As part of the Generation Cloud survey, CAST identified four distinct cloud user profiles which include:

  • Head in the Clouds: The most common new social profile which represents 66 per cent of online respondents who are cloud users but don’t think or don’t know they are.
  • e-Hoarder: Representing almost one in ten of the respondents (8 per cent), these people are completely immersed in the cloud and use it to stash everything for safekeeping, and sometimes to keep their physical space tidy. They are as digitally disorganised as they are in their homes – never properly naming files etc. and have thousands of digital things which they are afraid to delete, just in case
  • Cloud sceptics: This group represents almost one in five (20 per cent) respondents who, while they rely on the cloud, worry about control of their data and wonder who, or what, has their stuff
  • 2020 Teenager: This group of pre-teen are digital natives and do not distinguish between hardware, software or data – cloud is simply a way of life. They also reveal the most about the future direction of cloud services and usage


2020 Future Forecast

Many respondents believe that the cloud will make CD and physical book collections a thing of the past for them. Predictions for 2020 include:

  •   3 in 10 (31 per cent) respondents believe that all their music will be stored and/or accessed online, and they won’t own any CDs
  •   28 per cent believe the DVD would be a collector’s item
  •   25 per cent believe they will no longer print photos, just store them in the cloud
  •   14 per cent said they believe that they wouldn’t own any physical books, just e-books
  •   11 per cent believe they won’t own a TV, but would instead use their computer or similar device to access programmes
  •   16 per cent believe their household appliances, e.g. their fridge, will access the internet and, for instance, automatically order more essentials when they are running low

For full copies of the study, interviews with experts and case studies please contact: www.rackspace.co.uk/generationcloud

ENDS
Notes to editors
*Based on survey results indicating that 24% of UK adult population hold no less than £200 worth of assets in the cloud and applying that percentage finding to the total UK adult population (population source: 2009 estimates from the Office for National Statistics).

** Terms such as ‘cloud’ ‘cloud-based services’ and cloud computing, refer to the management and provision of applications, information and data – i.e. computing power - as a service. Cloud services are usually accessed and provided over the internet, often at no cost in the case of consumer cloud services.




About the research
The CAST research team was immersed for two weeks in online and offline social spaces (digital ethnography) while using multiple and mixed methods to acquire data (Radial Research).

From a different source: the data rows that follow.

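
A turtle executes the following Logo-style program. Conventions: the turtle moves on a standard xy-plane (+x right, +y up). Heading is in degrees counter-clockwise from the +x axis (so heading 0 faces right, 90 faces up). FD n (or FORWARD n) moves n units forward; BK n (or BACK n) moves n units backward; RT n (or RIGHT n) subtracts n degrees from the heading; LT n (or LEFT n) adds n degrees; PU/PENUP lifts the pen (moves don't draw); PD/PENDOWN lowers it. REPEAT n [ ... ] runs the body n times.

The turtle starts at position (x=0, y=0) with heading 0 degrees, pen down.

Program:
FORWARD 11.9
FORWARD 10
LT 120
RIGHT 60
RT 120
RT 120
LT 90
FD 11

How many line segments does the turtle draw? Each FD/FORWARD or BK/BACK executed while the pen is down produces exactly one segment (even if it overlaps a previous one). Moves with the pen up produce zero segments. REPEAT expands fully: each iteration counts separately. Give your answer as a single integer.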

As a method of digital ethnography, Radial Research is a unique approach designed by CAST researchers to rapidly obtain credible and transparent findings. Starting from an epicentre, in this case ‘the cloud’, the researchers follow lines of possibility found through crowdsourcing, interviews and online interactions to make visible spaces and subjects interacting with the cloud. Each site is distinct but interacts and intersects with others, such that, like the ubiquitous notion of the cloud, no site is ever completely without links to others.

15 participants were interviewed between 15 and 18 July and one year five class of nine and ten year olds. Three students were interviewed separately after the class.

For the quantitative research, Rackspace commissioned research house OnePoll to survey 2,000 adults across the nation to provide a representative sample of UK adults aged 18 years and over.